Comprised of shots that make you feel as if you’re glimpsing the most private of moments, a fly on the wall for one young woman’s haunting meltdown, Without may suggest some of the greats of world cinema (he is willing to site the influence of Michelangelo Antonioni and Marco Ferrari, filmmakers he ironically missed out on while studying in Italy), but Jackson has little interest in quoting them. A keenly observed, deeply unsettling meditation about a young woman house-sitting an infirm old man for a young couple on holiday from their remote, Pacific Northwest island home, Without burrows deeper into how loss and emotional devastation can transform into sexual and psychological lunacy than any film in memory. It received a Special Jury Mention in the Slamdance Film Festival’s Narrative Competition, which amounts to a second place prize of sorts at Park City’s long-running alternative to Sundance.
Light on music or exposition and filmed almost entirely in one home, the film is powered by a brave and stunning performance from newcomer Joslyn Jensen, who bares the ugliest aspects of her psyche in a role that one might envision a young Isabelle Huppert in. The chamber drama slowly unpacks its protagonist’s damaged psyche in longish, brooding and occasionally gorgeous takes thanks to Jackson’s chief collaborator, co-d.p. and co-producer Jessica Dimmock. “She is a photojournalist and her brilliance lies in her ability to show you not what something looks like, but what it feels like,” explains the twenty-something Jackson. “We have very similar tastes and sensibilities, and we wanted to translate her particular way of seeing to this story about grief and isolation.”

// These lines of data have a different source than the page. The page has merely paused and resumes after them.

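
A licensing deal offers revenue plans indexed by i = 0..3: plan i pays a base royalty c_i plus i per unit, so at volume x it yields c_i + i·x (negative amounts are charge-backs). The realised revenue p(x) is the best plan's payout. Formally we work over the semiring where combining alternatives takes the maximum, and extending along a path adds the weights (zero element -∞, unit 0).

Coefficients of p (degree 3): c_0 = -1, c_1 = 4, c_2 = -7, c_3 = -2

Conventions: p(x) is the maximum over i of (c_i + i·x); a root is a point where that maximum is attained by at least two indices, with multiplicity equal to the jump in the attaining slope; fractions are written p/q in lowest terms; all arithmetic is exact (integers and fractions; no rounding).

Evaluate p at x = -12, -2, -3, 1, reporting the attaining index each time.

p(-12) = max(-1+0·(-12)=-1, 4+1·(-12)=-8, -7+2·(-12)=-31, -2+3·(-12)=-38) = -1 (attained by i=0)
p(-2) = max(-1+0·(-2)=-1, 4+1·(-2)=2, -7+2·(-2)=-11, -2+3·(-2)=-8) = 2 (attained by i=1)
p(-3) = max(-1+0·(-3)=-1, 4+1·(-3)=1, -7+2·(-3)=-13, -2+3·(-3)=-11) = 1 (attained by i=1)
p(1) = max(-1+0·1=-1, 4+1·1=5, -7+2·1=-5, -2+3·1=1) = 5 (attained by i=1)
Answer: p(-12) = -1; p(-2) = 2; p(-3) = 1; p(1) = 5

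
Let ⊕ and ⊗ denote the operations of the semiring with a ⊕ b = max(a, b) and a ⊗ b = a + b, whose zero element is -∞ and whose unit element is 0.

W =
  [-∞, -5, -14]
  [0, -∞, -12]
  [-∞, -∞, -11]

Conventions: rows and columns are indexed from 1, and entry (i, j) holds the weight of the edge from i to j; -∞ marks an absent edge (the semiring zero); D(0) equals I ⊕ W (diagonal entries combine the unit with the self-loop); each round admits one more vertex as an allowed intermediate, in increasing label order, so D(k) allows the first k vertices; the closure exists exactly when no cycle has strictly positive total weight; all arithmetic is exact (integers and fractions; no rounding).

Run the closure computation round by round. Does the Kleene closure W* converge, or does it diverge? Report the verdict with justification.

D(0):
  [0, -5, -14]
  [0, 0, -12]
  [-∞, -∞, 0]
D(1):
  [0, -5, -14]
  [0, 0, -12]
  [-∞, -∞, 0]
D(2):
  [0, -5, -14]
  [0, 0, -12]
  [-∞, -∞, 0]
D(3):
  [0, -5, -14]
  [0, 0, -12]
  [-∞, -∞, 0]
Key observation: every diagonal entry stays at the unit through all rounds, so no improving cycle exists.
Answer: CONVERGES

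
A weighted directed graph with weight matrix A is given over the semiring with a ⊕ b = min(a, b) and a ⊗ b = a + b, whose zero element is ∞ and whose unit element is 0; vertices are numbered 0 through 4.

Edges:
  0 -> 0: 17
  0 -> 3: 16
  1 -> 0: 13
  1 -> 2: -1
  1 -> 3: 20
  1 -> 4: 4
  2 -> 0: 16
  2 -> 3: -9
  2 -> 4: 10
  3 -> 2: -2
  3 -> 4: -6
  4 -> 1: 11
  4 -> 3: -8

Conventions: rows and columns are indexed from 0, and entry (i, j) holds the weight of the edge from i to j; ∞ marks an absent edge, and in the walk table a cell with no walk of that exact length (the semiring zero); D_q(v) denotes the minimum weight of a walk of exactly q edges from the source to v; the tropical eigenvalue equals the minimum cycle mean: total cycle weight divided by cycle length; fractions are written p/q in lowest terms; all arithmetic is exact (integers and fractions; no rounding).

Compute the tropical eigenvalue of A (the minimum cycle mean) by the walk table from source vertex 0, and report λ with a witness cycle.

q=0: [0, ∞, ∞, ∞, ∞]
q=1: [17, ∞, ∞, 16, ∞]
q=2: [34, ∞, 14, 33, 10]
q=3: [30, 21, 31, 2, 24]
q=4: [34, 35, 0, 16, -4]
q=5: [16, 7, 14, -12, 10]
Optimal cycle mean attained by: cycle 3->4->3, total (-6) + (-8), length 2.
Answer: λ = -7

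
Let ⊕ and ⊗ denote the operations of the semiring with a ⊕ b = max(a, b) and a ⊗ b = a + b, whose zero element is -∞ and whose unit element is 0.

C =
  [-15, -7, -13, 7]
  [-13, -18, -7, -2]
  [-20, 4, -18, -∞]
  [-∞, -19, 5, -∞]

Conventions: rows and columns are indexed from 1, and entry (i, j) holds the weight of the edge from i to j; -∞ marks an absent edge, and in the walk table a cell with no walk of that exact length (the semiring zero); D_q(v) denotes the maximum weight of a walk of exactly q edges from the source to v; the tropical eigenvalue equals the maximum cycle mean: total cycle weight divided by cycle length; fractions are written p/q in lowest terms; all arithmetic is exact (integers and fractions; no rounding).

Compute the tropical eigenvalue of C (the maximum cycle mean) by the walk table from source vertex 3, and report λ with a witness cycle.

q=0: [-∞, -∞, 0, -∞]
q=1: [-20, 4, -18, -∞]
q=2: [-9, -14, -3, 2]
q=3: [-23, 1, 7, -2]
q=4: [-12, 11, 3, -1]
Optimal cycle mean attained by: cycle 2->4->3->2, total (-2) + 5 + 4, length 3.
Answer: λ = 7/3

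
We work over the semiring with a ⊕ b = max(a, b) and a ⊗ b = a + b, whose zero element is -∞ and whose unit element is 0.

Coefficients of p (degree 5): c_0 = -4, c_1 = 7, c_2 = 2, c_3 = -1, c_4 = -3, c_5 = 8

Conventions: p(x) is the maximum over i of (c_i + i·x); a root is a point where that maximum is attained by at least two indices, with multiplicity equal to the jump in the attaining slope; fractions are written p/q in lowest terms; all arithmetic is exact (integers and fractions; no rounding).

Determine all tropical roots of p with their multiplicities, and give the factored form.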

Jackson, who thus far has self-financed his own micro-budget projects and claims to have little interest in giving up control in order to gain access to more resources, is currently at work on a pair of films involving the author Mary Gaitskill. She will play a war photographer who is stationed in southern Italy after covering the war in Libya in a film to be shot next year. She will also appear in a comedy that Jackson is shooting this summer in New York, starring former Chappelle Show robot dancer Karl Lake. “I wanted to make something lighter. The Sicily film is similar in tone to Without and will take a lot of preparation, so in the meantime I wanted to explore something with humor,” explains Jackson, who hopes to begin shooting in August. — B.H.